You seem to be confused about how 32- and 64-bit architectures relate to endianness. 32-bit machines are not always little-endian, and 64-bit machines are not always big-endian. They are two separate concepts and can vary independently.
Endianness only matters for single values consisting of multiple bytes; for example, the integer 305,419,896 (0x12345678) requires 4 bytes to represent, or a UTF-16 character (usually) requires 2 bytes to represent. For these, the order of storage matters because the bytes are interpreted as a single unit. It sounds like what you are working with is a sequence of raw bytes (like a checksum or hash). Values like this, where multiple bytes are not interpreted in groups, are not affected by the endianness of the processor. In your case, casting the byte array to a long long * actually creates a potential endianness problem (on a little-endian architecture, your bytes will now be interpreted in the opposite order), not the other way around.
Endianness also doesn't matter unless the little-endian and big-endian versions of your program actually have to communicate with each other. For example, if the little-endian program writes a file containing multi-byte integers without swapping and the big-endian program reads it in, the big-endian program will probably misinterpret the data. It sounds like you think your code that works on a little-endian platform will suddenly break on a big-endian platform even if the two never exchange data. You generally don't need to be worried about the endianness of the architecture if the two versions don't need to talk to each other.
Another point of confusion (perhaps a bit pedantic). A byte does not store a "hex value" versus a "decimal value," it stores an integer. Decimal and hexadecimal are just two different ways of representing (printing) a particular integer value. It's all binary in the computer's memory anyway, hexadecimal is just an easy conversion to and from binary and decimal is convenient to our brains since we have ten fingers.
Assuming what you're trying to do is print the value of each byte of the array as decimal, you could do this:
unsigned char bytes[] = {0x12, 0x34, 0x56, 0x78};
for (int i = 0; i < sizeof(bytes) / sizeof(unsigned char); ++i)
{
printf("%u ", (unsigned int)bytes[i]);
}
printf("\n");
Output should be something like:
18 52 86 120
Ithink you should look at: htonl() and family
http://beej.us/guide/bgnet/output/html/multipage/htonsman.html
This family of functions is used to encode/decode integers for transport between machines that have different sizes/endianness of integers.
Write your program in the clearest, simplest way. You shouldn't need to do anything to make it "portable."

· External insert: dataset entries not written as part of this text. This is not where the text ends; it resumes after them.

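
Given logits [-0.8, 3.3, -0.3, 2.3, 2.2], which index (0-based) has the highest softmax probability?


Softmax is a monotonic transformation, so it preserves the argmax.
We need to find the index of the maximum logit.
Index 0: -0.8
Index 1: 3.3
Index 2: -0.3
Index 3: 2.3
Index 4: 2.2
Maximum logit = 3.3 at index 1

1


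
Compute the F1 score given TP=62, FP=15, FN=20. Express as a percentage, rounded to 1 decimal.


Precision = TP / (TP + FP) = 62 / 77 = 0.8052
Recall = TP / (TP + FN) = 62 / 82 = 0.7561
F1 = 2 * P * R / (P + R)
= 2 * 0.8052 * 0.7561 / (0.8052 + 0.7561)
= 1.2176 / 1.5613
= 0.7799
As percentage: 78.0%

78.0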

Byte-swapping is done to translate data of one endianness to another. bswap_64 is for resolving incompatibility between different 64-bit systems such as Power and X86-64. It isn't for manipulating your data.
If you want to reverse bytes in C++, try searching the STL for "reverse." You will find std::reverse, a function which takes pointers or iterators to the first and one-past-last bytes of your 20-byte sequence and reverses it. It's in the <algorithm> header.